Stonehenge Therapeutic Community started in the spring of 1971. Dr. John Dougan was a local psychiatrist who ran the Guelph Mental Health Clinic. In his practice he recognized that many of his patients had addiction issues but there weren’t enough local programs to help them – so he started his own! Dr. Dougan knew about the therapeutic community model of treatment and thought it would work well for the addiction issues he was seeing in Guelph.
He secured a local farm north-west of Campbellville, ON for a $1 lease and brought in his first ten residents. The residents grew and tended their own vegetables, and raised chickens and a goat. The rural setting allowed a focus on healthier living and forced residents to work together and solve problems proactively. They also received daily counselling from Dr. Dougan and his staff from the Clinic. This location was only available for 4 months so Dr. Dougan found another farm, this time near Belwood, ON and the program continued in the same manner.
By the mid-70’s Stonehenge started to become recognized for successes in treating addictions and received funding from correctional ministries, both provincial and federal. This meant that someone who was incarcerated (for non-violent offences) and with a known addiction issue could be recommended to take the Stonehenge program as a stipulation of their probation or parole. Soon after, the provincial Ministry of Health started to provide funding for an additional 10 residential beds, so the program became available for free to anyone with an Ontario health card. These three Ministry contracts are still in place today.

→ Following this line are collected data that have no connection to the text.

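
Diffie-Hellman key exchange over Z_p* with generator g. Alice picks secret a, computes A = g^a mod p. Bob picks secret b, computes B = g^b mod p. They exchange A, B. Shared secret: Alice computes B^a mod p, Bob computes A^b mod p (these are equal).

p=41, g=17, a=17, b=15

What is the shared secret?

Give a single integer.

A = 17^17 mod 41  (bits of 17 = 10001)
  bit 0 = 1: r = r^2 * 17 mod 41 = 1^2 * 17 = 1*17 = 17
  bit 1 = 0: r = r^2 mod 41 = 17^2 = 2
  bit 2 = 0: r = r^2 mod 41 = 2^2 = 4
  bit 3 = 0: r = r^2 mod 41 = 4^2 = 16
  bit 4 = 1: r = r^2 * 17 mod 41 = 16^2 * 17 = 10*17 = 6
  -> A = 6
B = 17^15 mod 41  (bits of 15 = 1111)
  bit 0 = 1: r = r^2 * 17 mod 41 = 1^2 * 17 = 1*17 = 17
  bit 1 = 1: r = r^2 * 17 mod 41 = 17^2 * 17 = 2*17 = 34
  bit 2 = 1: r = r^2 * 17 mod 41 = 34^2 * 17 = 8*17 = 13
  bit 3 = 1: r = r^2 * 17 mod 41 = 13^2 * 17 = 5*17 = 3
  -> B = 3
s = B^a = 3^17 mod 41  (bits of 17 = 10001)
  bit 0 = 1: r = r^2 * 3 mod 41 = 1^2 * 3 = 1*3 = 3
  bit 1 = 0: r = r^2 mod 41 = 3^2 = 9
  bit 2 = 0: r = r^2 mod 41 = 9^2 = 40
  bit 3 = 0: r = r^2 mod 41 = 40^2 = 1
  bit 4 = 1: r = r^2 * 3 mod 41 = 1^2 * 3 = 1*3 = 3
  -> s = B^a = 3

Answer: 3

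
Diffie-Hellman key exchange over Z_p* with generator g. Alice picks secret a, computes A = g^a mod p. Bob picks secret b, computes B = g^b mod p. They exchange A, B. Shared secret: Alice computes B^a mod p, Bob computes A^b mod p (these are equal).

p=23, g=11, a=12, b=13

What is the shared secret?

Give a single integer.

Answer: 6

Derivation:
A = 11^12 mod 23  (bits of 12 = 1100)
  bit 0 = 1: r = r^2 * 11 mod 23 = 1^2 * 11 = 1*11 = 11
  bit 1 = 1: r = r^2 * 11 mod 23 = 11^2 * 11 = 6*11 = 20
  bit 2 = 0: r = r^2 mod 23 = 20^2 = 9
  bit 3 = 0: r = r^2 mod 23 = 9^2 = 12
  -> A = 12
B = 11^13 mod 23  (bits of 13 = 1101)
  bit 0 = 1: r = r^2 * 11 mod 23 = 1^2 * 11 = 1*11 = 11
  bit 1 = 1: r = r^2 * 11 mod 23 = 11^2 * 11 = 6*11 = 20
  bit 2 = 0: r = r^2 mod 23 = 20^2 = 9
  bit 3 = 1: r = r^2 * 11 mod 23 = 9^2 * 11 = 12*11 = 17
  -> B = 17
s = B^a = 17^12 mod 23  (bits of 12 = 1100)
  bit 0 = 1: r = r^2 * 17 mod 23 = 1^2 * 17 = 1*17 = 17
  bit 1 = 1: r = r^2 * 17 mod 23 = 17^2 * 17 = 13*17 = 14
  bit 2 = 0: r = r^2 mod 23 = 14^2 = 12
  bit 3 = 0: r = r^2 mod 23 = 12^2 = 6
  -> s = B^a = 6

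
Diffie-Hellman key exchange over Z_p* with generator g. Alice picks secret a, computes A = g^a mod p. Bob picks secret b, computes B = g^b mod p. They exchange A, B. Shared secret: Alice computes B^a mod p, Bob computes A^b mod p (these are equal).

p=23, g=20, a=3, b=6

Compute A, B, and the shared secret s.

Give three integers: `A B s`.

A = 20^3 mod 23  (bits of 3 = 11)
  bit 0 = 1: r = r^2 * 20 mod 23 = 1^2 * 20 = 1*20 = 20
  bit 1 = 1: r = r^2 * 20 mod 23 = 20^2 * 20 = 9*20 = 19
  -> A = 19
B = 20^6 mod 23  (bits of 6 = 110)
  bit 0 = 1: r = r^2 * 20 mod 23 = 1^2 * 20 = 1*20 = 20
  bit 1 = 1: r = r^2 * 20 mod 23 = 20^2 * 20 = 9*20 = 19
  bit 2 = 0: r = r^2 mod 23 = 19^2 = 16
  -> B = 16
s = B^a = 16^3 mod 23  (bits of 3 = 11)
  bit 0 = 1: r = r^2 * 16 mod 23 = 1^2 * 16 = 1*16 = 16
  bit 1 = 1: r = r^2 * 16 mod 23 = 16^2 * 16 = 3*16 = 2
  -> s = B^a = 2

Answer: 19 16 2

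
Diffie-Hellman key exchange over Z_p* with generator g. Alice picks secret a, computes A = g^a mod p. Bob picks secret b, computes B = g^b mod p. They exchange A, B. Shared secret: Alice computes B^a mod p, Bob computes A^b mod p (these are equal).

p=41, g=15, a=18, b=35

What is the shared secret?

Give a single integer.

A = 15^18 mod 41  (bits of 18 = 10010)
  bit 0 = 1: r = r^2 * 15 mod 41 = 1^2 * 15 = 1*15 = 15
  bit 1 = 0: r = r^2 mod 41 = 15^2 = 20
  bit 2 = 0: r = r^2 mod 41 = 20^2 = 31
  bit 3 = 1: r = r^2 * 15 mod 41 = 31^2 * 15 = 18*15 = 24
  bit 4 = 0: r = r^2 mod 41 = 24^2 = 2
  -> A = 2
B = 15^35 mod 41  (bits of 35 = 100011)
  bit 0 = 1: r = r^2 * 15 mod 41 = 1^2 * 15 = 1*15 = 15
  bit 1 = 0: r = r^2 mod 41 = 15^2 = 20
  bit 2 = 0: r = r^2 mod 41 = 20^2 = 31
  bit 3 = 0: r = r^2 mod 41 = 31^2 = 18
  bit 4 = 1: r = r^2 * 15 mod 41 = 18^2 * 15 = 37*15 = 22
  bit 5 = 1: r = r^2 * 15 mod 41 = 22^2 * 15 = 33*15 = 3
  -> B = 3
s = B^a = 3^18 mod 41  (bits of 18 = 10010)
  bit 0 = 1: r = r^2 * 3 mod 41 = 1^2 * 3 = 1*3 = 3
  bit 1 = 0: r = r^2 mod 41 = 3^2 = 9
  bit 2 = 0: r = r^2 mod 41 = 9^2 = 40
  bit 3 = 1: r = r^2 * 3 mod 41 = 40^2 * 3 = 1*3 = 3
  bit 4 = 0: r = r^2 mod 41 = 3^2 = 9
  -> s = B^a = 9

Answer: 9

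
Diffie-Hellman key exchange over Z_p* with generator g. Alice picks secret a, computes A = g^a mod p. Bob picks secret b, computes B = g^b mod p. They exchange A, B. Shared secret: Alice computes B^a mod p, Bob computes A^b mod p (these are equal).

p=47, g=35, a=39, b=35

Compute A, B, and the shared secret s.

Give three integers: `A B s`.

Answer: 19 23 13

Derivation:
A = 35^39 mod 47  (bits of 39 = 100111)
  bit 0 = 1: r = r^2 * 35 mod 47 = 1^2 * 35 = 1*35 = 35
  bit 1 = 0: r = r^2 mod 47 = 35^2 = 3
  bit 2 = 0: r = r^2 mod 47 = 3^2 = 9
  bit 3 = 1: r = r^2 * 35 mod 47 = 9^2 * 35 = 34*35 = 15
  bit 4 = 1: r = r^2 * 35 mod 47 = 15^2 * 35 = 37*35 = 26
  bit 5 = 1: r = r^2 * 35 mod 47 = 26^2 * 35 = 18*35 = 19
  -> A = 19
B = 35^35 mod 47  (bits of 35 = 100011)
  bit 0 = 1: r = r^2 * 35 mod 47 = 1^2 * 35 = 1*35 = 35
  bit 1 = 0: r = r^2 mod 47 = 35^2 = 3
  bit 2 = 0: r = r^2 mod 47 = 3^2 = 9
  bit 3 = 0: r = r^2 mod 47 = 9^2 = 34
  bit 4 = 1: r = r^2 * 35 mod 47 = 34^2 * 35 = 28*35 = 40
  bit 5 = 1: r = r^2 * 35 mod 47 = 40^2 * 35 = 2*35 = 23
  -> B = 23
s = B^a = 23^39 mod 47  (bits of 39 = 100111)
  bit 0 = 1: r = r^2 * 23 mod 47 = 1^2 * 23 = 1*23 = 23
  bit 1 = 0: r = r^2 mod 47 = 23^2 = 12
  bit 2 = 0: r = r^2 mod 47 = 12^2 = 3
  bit 3 = 1: r = r^2 * 23 mod 47 = 3^2 * 23 = 9*23 = 19
  bit 4 = 1: r = r^2 * 23 mod 47 = 19^2 * 23 = 32*23 = 31
  bit 5 = 1: r = r^2 * 23 mod 47 = 31^2 * 23 = 21*23 = 13
  -> s = B^a = 13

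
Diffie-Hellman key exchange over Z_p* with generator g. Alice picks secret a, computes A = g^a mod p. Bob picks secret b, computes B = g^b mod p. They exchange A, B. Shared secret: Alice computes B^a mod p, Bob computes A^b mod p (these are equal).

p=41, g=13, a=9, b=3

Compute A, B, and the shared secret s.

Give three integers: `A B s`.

A = 13^9 mod 41  (bits of 9 = 1001)
  bit 0 = 1: r = r^2 * 13 mod 41 = 1^2 * 13 = 1*13 = 13
  bit 1 = 0: r = r^2 mod 41 = 13^2 = 5
  bit 2 = 0: r = r^2 mod 41 = 5^2 = 25
  bit 3 = 1: r = r^2 * 13 mod 41 = 25^2 * 13 = 10*13 = 7
  -> A = 7
B = 13^3 mod 41  (bits of 3 = 11)
  bit 0 = 1: r = r^2 * 13 mod 41 = 1^2 * 13 = 1*13 = 13
  bit 1 = 1: r = r^2 * 13 mod 41 = 13^2 * 13 = 5*13 = 24
  -> B = 24
s = B^a = 24^9 mod 41  (bits of 9 = 1001)
  bit 0 = 1: r = r^2 * 24 mod 41 = 1^2 * 24 = 1*24 = 24
  bit 1 = 0: r = r^2 mod 41 = 24^2 = 2
  bit 2 = 0: r = r^2 mod 41 = 2^2 = 4
  bit 3 = 1: r = r^2 * 24 mod 41 = 4^2 * 24 = 16*24 = 15
  -> s = B^a = 15

Answer: 7 24 15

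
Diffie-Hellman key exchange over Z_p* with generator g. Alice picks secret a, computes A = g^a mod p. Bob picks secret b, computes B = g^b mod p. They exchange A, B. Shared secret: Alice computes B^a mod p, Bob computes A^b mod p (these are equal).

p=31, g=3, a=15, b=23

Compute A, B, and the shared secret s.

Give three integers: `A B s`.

Answer: 30 11 30

Derivation:
A = 3^15 mod 31  (bits of 15 = 1111)
  bit 0 = 1: r = r^2 * 3 mod 31 = 1^2 * 3 = 1*3 = 3
  bit 1 = 1: r = r^2 * 3 mod 31 = 3^2 * 3 = 9*3 = 27
  bit 2 = 1: r = r^2 * 3 mod 31 = 27^2 * 3 = 16*3 = 17
  bit 3 = 1: r = r^2 * 3 mod 31 = 17^2 * 3 = 10*3 = 30
  -> A = 30
B = 3^23 mod 31  (bits of 23 = 10111)
  bit 0 = 1: r = r^2 * 3 mod 31 = 1^2 * 3 = 1*3 = 3
  bit 1 = 0: r = r^2 mod 31 = 3^2 = 9
  bit 2 = 1: r = r^2 * 3 mod 31 = 9^2 * 3 = 19*3 = 26
  bit 3 = 1: r = r^2 * 3 mod 31 = 26^2 * 3 = 25*3 = 13
  bit 4 = 1: r = r^2 * 3 mod 31 = 13^2 * 3 = 14*3 = 11
  -> B = 11
s = B^a = 11^15 mod 31  (bits of 15 = 1111)
  bit 0 = 1: r = r^2 * 11 mod 31 = 1^2 * 11 = 1*11 = 11
  bit 1 = 1: r = r^2 * 11 mod 31 = 11^2 * 11 = 28*11 = 29
  bit 2 = 1: r = r^2 * 11 mod 31 = 29^2 * 11 = 4*11 = 13
  bit 3 = 1: r = r^2 * 11 mod 31 = 13^2 * 11 = 14*11 = 30
  -> s = B^a = 30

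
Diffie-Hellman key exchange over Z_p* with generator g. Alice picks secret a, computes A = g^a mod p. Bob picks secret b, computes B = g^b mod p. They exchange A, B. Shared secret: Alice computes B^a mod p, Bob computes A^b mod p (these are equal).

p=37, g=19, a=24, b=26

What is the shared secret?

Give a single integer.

Answer: 10

Derivation:
A = 19^24 mod 37  (bits of 24 = 11000)
  bit 0 = 1: r = r^2 * 19 mod 37 = 1^2 * 19 = 1*19 = 19
  bit 1 = 1: r = r^2 * 19 mod 37 = 19^2 * 19 = 28*19 = 14
  bit 2 = 0: r = r^2 mod 37 = 14^2 = 11
  bit 3 = 0: r = r^2 mod 37 = 11^2 = 10
  bit 4 = 0: r = r^2 mod 37 = 10^2 = 26
  -> A = 26
B = 19^26 mod 37  (bits of 26 = 11010)
  bit 0 = 1: r = r^2 * 19 mod 37 = 1^2 * 19 = 1*19 = 19
  bit 1 = 1: r = r^2 * 19 mod 37 = 19^2 * 19 = 28*19 = 14
  bit 2 = 0: r = r^2 mod 37 = 14^2 = 11
  bit 3 = 1: r = r^2 * 19 mod 37 = 11^2 * 19 = 10*19 = 5
  bit 4 = 0: r = r^2 mod 37 = 5^2 = 25
  -> B = 25
s = B^a = 25^24 mod 37  (bits of 24 = 11000)
  bit 0 = 1: r = r^2 * 25 mod 37 = 1^2 * 25 = 1*25 = 25
  bit 1 = 1: r = r^2 * 25 mod 37 = 25^2 * 25 = 33*25 = 11
  bit 2 = 0: r = r^2 mod 37 = 11^2 = 10
  bit 3 = 0: r = r^2 mod 37 = 10^2 = 26
  bit 4 = 0: r = r^2 mod 37 = 26^2 = 10
  -> s = B^a = 10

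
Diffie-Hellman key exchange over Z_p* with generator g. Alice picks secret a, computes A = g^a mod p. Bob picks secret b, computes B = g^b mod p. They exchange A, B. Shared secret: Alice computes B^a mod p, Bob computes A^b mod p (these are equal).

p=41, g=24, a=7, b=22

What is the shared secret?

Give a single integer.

A = 24^7 mod 41  (bits of 7 = 111)
  bit 0 = 1: r = r^2 * 24 mod 41 = 1^2 * 24 = 1*24 = 24
  bit 1 = 1: r = r^2 * 24 mod 41 = 24^2 * 24 = 2*24 = 7
  bit 2 = 1: r = r^2 * 24 mod 41 = 7^2 * 24 = 8*24 = 28
  -> A = 28
B = 24^22 mod 41  (bits of 22 = 10110)
  bit 0 = 1: r = r^2 * 24 mod 41 = 1^2 * 24 = 1*24 = 24
  bit 1 = 0: r = r^2 mod 41 = 24^2 = 2
  bit 2 = 1: r = r^2 * 24 mod 41 = 2^2 * 24 = 4*24 = 14
  bit 3 = 1: r = r^2 * 24 mod 41 = 14^2 * 24 = 32*24 = 30
  bit 4 = 0: r = r^2 mod 41 = 30^2 = 39
  -> B = 39
s = B^a = 39^7 mod 41  (bits of 7 = 111)
  bit 0 = 1: r = r^2 * 39 mod 41 = 1^2 * 39 = 1*39 = 39
  bit 1 = 1: r = r^2 * 39 mod 41 = 39^2 * 39 = 4*39 = 33
  bit 2 = 1: r = r^2 * 39 mod 41 = 33^2 * 39 = 23*39 = 36
  -> s = B^a = 36

Answer: 36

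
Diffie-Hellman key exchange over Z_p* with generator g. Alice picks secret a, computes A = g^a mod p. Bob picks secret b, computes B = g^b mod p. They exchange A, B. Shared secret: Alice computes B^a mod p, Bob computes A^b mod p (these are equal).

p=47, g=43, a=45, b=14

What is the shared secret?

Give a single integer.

A = 43^45 mod 47  (bits of 45 = 101101)
  bit 0 = 1: r = r^2 * 43 mod 47 = 1^2 * 43 = 1*43 = 43
  bit 1 = 0: r = r^2 mod 47 = 43^2 = 16
  bit 2 = 1: r = r^2 * 43 mod 47 = 16^2 * 43 = 21*43 = 10
  bit 3 = 1: r = r^2 * 43 mod 47 = 10^2 * 43 = 6*43 = 23
  bit 4 = 0: r = r^2 mod 47 = 23^2 = 12
  bit 5 = 1: r = r^2 * 43 mod 47 = 12^2 * 43 = 3*43 = 35
  -> A = 35
B = 43^14 mod 47  (bits of 14 = 1110)
  bit 0 = 1: r = r^2 * 43 mod 47 = 1^2 * 43 = 1*43 = 43
  bit 1 = 1: r = r^2 * 43 mod 47 = 43^2 * 43 = 16*43 = 30
  bit 2 = 1: r = r^2 * 43 mod 47 = 30^2 * 43 = 7*43 = 19
  bit 3 = 0: r = r^2 mod 47 = 19^2 = 32
  -> B = 32
s = B^a = 32^45 mod 47  (bits of 45 = 101101)
  bit 0 = 1: r = r^2 * 32 mod 47 = 1^2 * 32 = 1*32 = 32
  bit 1 = 0: r = r^2 mod 47 = 32^2 = 37
  bit 2 = 1: r = r^2 * 32 mod 47 = 37^2 * 32 = 6*32 = 4
  bit 3 = 1: r = r^2 * 32 mod 47 = 4^2 * 32 = 16*32 = 42
  bit 4 = 0: r = r^2 mod 47 = 42^2 = 25
  bit 5 = 1: r = r^2 * 32 mod 47 = 25^2 * 32 = 14*32 = 25
  -> s = B^a = 25

Answer: 25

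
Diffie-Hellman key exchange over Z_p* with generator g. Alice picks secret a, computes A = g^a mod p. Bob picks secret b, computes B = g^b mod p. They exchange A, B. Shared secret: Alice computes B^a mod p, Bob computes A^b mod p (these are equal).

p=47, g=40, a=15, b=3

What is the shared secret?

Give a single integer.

Answer: 20

Derivation:
A = 40^15 mod 47  (bits of 15 = 1111)
  bit 0 = 1: r = r^2 * 40 mod 47 = 1^2 * 40 = 1*40 = 40
  bit 1 = 1: r = r^2 * 40 mod 47 = 40^2 * 40 = 2*40 = 33
  bit 2 = 1: r = r^2 * 40 mod 47 = 33^2 * 40 = 8*40 = 38
  bit 3 = 1: r = r^2 * 40 mod 47 = 38^2 * 40 = 34*40 = 44
  -> A = 44
B = 40^3 mod 47  (bits of 3 = 11)
  bit 0 = 1: r = r^2 * 40 mod 47 = 1^2 * 40 = 1*40 = 40
  bit 1 = 1: r = r^2 * 40 mod 47 = 40^2 * 40 = 2*40 = 33
  -> B = 33
s = B^a = 33^15 mod 47  (bits of 15 = 1111)
  bit 0 = 1: r = r^2 * 33 mod 47 = 1^2 * 33 = 1*33 = 33
  bit 1 = 1: r = r^2 * 33 mod 47 = 33^2 * 33 = 8*33 = 29
  bit 2 = 1: r = r^2 * 33 mod 47 = 29^2 * 33 = 42*33 = 23
  bit 3 = 1: r = r^2 * 33 mod 47 = 23^2 * 33 = 12*33 = 20
  -> s = B^a = 20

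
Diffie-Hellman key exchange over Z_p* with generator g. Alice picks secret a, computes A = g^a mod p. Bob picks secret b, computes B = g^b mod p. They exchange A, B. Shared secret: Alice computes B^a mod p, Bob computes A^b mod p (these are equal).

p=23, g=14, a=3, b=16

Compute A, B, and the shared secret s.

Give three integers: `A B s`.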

In 1979, the farm Stonehenge occupied was being sold which forced another move, this time to a temporary location on a farm west of Orangeville, ON area. After a prolonged search for a new location, in 1981 Dr. Dougan and several investors found and purchased ‘Alden Hall’ at our current “Wellington” location in Guelph-Eramosa Township. With the move to a permanent location, Dr. Dougan also incorporated the agency as a certified not-for-profit organization which created the agency’s first Board of Directors in July 1981. Alden Hall has since been renamed ‘Dougan Hall’ in honour of Dr. Dougan. In recognition of our excellent treatment program, more beds were funded by the Ministry of Health. This gave rise to the construction of ‘Morrow Hall’ in 1989, purpose-built with help from the Guelph Lions Club. Morrow Hall is named after Irene Morrow, one of Dr. Dougan’s early supporters and to this day, Stonehenge’s only Honourary Board member.
The program remained co-ed at the Wellington site until the current “Westwood” site was purchased in 2000. Like the Wellington site, this site also had two buildings; an Administration building which serves as the ‘head office’, and a large heritage home historically referred to as ‘Ellenburn’. In 2002, renovations to convert the house into a women-centred treatment facility completed and Stonehenge’s residential program officially became gender-specific, each with its own site. This gorgeous limestone building built circa 1860 has since been renamed ‘Century Home’.
After operating primarily a residential treatment program for almost 30 years, new funding from the Ministry of Health started to focus on community-based programs. In 2010 Stonehenge received funding for a supportive housing program, and over the next ten years received additional funding for a breadth of community services. These new services included outreach, support coordination, withdrawal support, court support, overdose response, addiction clinics, rural services, as well as expanded housing. Now in our 50th year of operation, Stonehenge offers a full spectrum of addiction programs and services spanning from our long-standing residential treatment program to our ten different community-based services.